Paul Bloom, CTO of IBM's telecommunications business, has a lot to be optimistic about with network development in Africa. The technology behemoth, which focuses on IT service and support internationally and already has a few branch offices established on the African continent, recently announced a partnership with Bharti Airtel to build out IT networks that will support the wireless carrier's operations in 16 African countries.
So, what does an IT provider have to do with fixed line access in a region that has little of either?
"While there will be a need for mobile and wireless access, there still will be a need for a backbone infrastructure which will take some amount of investment," Bloom says.
The IBM-Bharti Airtel partnership is an illustrative example of the way fixed line communications--expensive to build, expensive to maintain--are being fit around the market realities of a nearly virgin communications territory. Wireless is the way to go in Africa: fewer regulations and a competitive environment mean mobile phones are more affordable and reliable for consumers than their countries' tightly regulated POTS. But as the market for wireless continues to expand, so does demand for better service, more applications, and access to next generation technologies.
"If you look at their infrastructure today from a wireline perspective, it's virtually nonexistent. You're looking where you have under two lines per 100 in the continent of Africa... From a wireless perspective, depending on how one counts, it's between 35 and 40 lines per 100 inhabitants," Bloom says.
IBM's role as Bharti Airtel establishes itself in the sub-Saharan market--the carrier purchased most of Zain's assets in the area earlier this year--is to establish IT operations centers in each of the 16 countries Bharti Airtel will serve, and connect them through a fixed-line network.
But closed-ring topologies are not the only fixed-line investment Africa will see. The establishment of the Main One submarine cable in July has connected Africa directly to Europe at 1.92 Tbps, and the pending extension of the cable system to South Africa opens many possibilities for expanding broadband access on the continent. Previously, providers needing to purchase bandwidth had only one option, the SAT-3 (South Atlantic Terminal) cable. Main One provides a wholesale alternative, and that will likely bring down the cost of bandwidth.
The improvement in wholesale capacity alongside the level of consumer demand has wireless carriers champing at the bit to either get into or expand their presence in the region. Bharti Airtel's move into Africa is perhaps the most high-profile, but other carriers--notably South Africa's Vodacom, majority-owned by Vodafone--are looking to acquire assets in sub-Saharan Africa as well. In fact, Vodacom reorganized specifically to compete directly with Bharti Airtel and MTN, according to a Bloomberg article.
"There is no legacy," Bloom explains. "The opportunity to create next generation systems is a real Greenfield environment. IBM and Bharti are going to be able to put new technology within this infrastructure that will add to American, European implementations around the mobile infrastructure."

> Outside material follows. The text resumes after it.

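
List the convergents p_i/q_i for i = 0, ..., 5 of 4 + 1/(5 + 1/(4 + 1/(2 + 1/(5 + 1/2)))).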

Building the next generation from scratch
Africa's unique consumer needs and telecommunications environment has created an area ripe for developing applications that can't be adequately tested in more developed regions.
"We see what's going on in Africa in microfinance," says Bloom. "I think finance and telecommunications are the two industries that will be setting up the overall infrastructure for Africa."
As an example, Bloom points to Safaricom, which has introduced a product called M-PESA that enables users to conduct financial transactions via their mobile phones. "They're providing banking for the unbanked," he explains.
The popularity of the application could mean investment in more secure networks-both for the mobile provider and the financial institution involved.
Mobile transactions as they're conducted in Africa won't fly in more developed nations where there are generally tight regulations that won't enable carriers to conduct banking activities. But the application may still be reworked to meet requirements in places like the U.S. and Europe.
And infrastructure, no matter how much wireless dominates the landscape, still plays a key role in next generation buildouts.
"Over the past several years there have been some levels of instability and probably have not had as much investment in building that infrastructure. Looking around Africa you're seeing that there is more stability occurring, and I think you'll see outside investment coming in to help these countries build their infrastructure."